Monday, May 31, 2010
Life after Cursing
My last blog featured the first written curse word I've ever used. I have yet to cross the oral threshold, but I can imagine it now. Until yesterday I've used substitutes. Words that are essentially as crass but marginally acceptable in Christian subculture.
Using an actual swear word unnerved me. I worried for hours before and after posting that blog. My clean mouth has been an arbitrary point of pride and legalism for me. I might do a thousand evil deeds, but I'm holy because I've never cussed. My pride told me I was more intelligent because I could communicate without swearing. My legalism told me that God liked me more because I NEVER said THOSE words.
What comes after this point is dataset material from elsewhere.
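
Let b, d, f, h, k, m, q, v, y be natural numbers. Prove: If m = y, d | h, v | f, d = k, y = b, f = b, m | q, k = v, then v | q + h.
f = b and v | f, thus v | b. From m = y and y = b, m = b. m | q, so b | q. v | b, so v | q. d = k and d | h, therefore k | h. Since k = v, v | h. Because v | q, v | q + h.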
Lies. My mouth was as filthy as a drainpipe. An art form of crude euphemisms and brazen hypocrisy. The innuendo and imagery you can create with a K-LOVE approved vocabulary is astounding.
But it doesn't change the fact that there's still a barrier there for me. I'm convinced that with one word I could lose the approval of everyone I esteem. Chalk it up to the irrational mind of a guy who never figured himself out, but merely chased the mirage of acceptance based on achievement. A blunt friend of mine said, "You're an empty person, not even a person, but a mere collection of other people's wishes for you". It hurt at the time, but upon further reflection he's exactly right.
My primary goal in life has forever been the approval of others. Conveniently the path to approval in my life has always been a spiritual path. Had I grown up on the streets of New York City I have no doubt that I'd be entrenched in gang violence with the singular goal of being esteemed by my respective community. It leads me to wonder if I even have a relationship with God, or if it too is a false edifice built only while people are watching.
That's why blogging is becoming remarkably therapeutic for me. I'm letting the ugliness of my heart out and forcing myself not to fret about other people's reactions. It's hard work for me not to obsess about what people are thinking when they read these entries. I consistently have to remind myself that my current writing is for my own healing and growth. It's teaching me to appreciate people's feedback without craving it. It's liberating me to be offensive. To say the wrong thing so that eventually, if and when I decide to say the right thing it will be because I am connecting with God, not chasing men.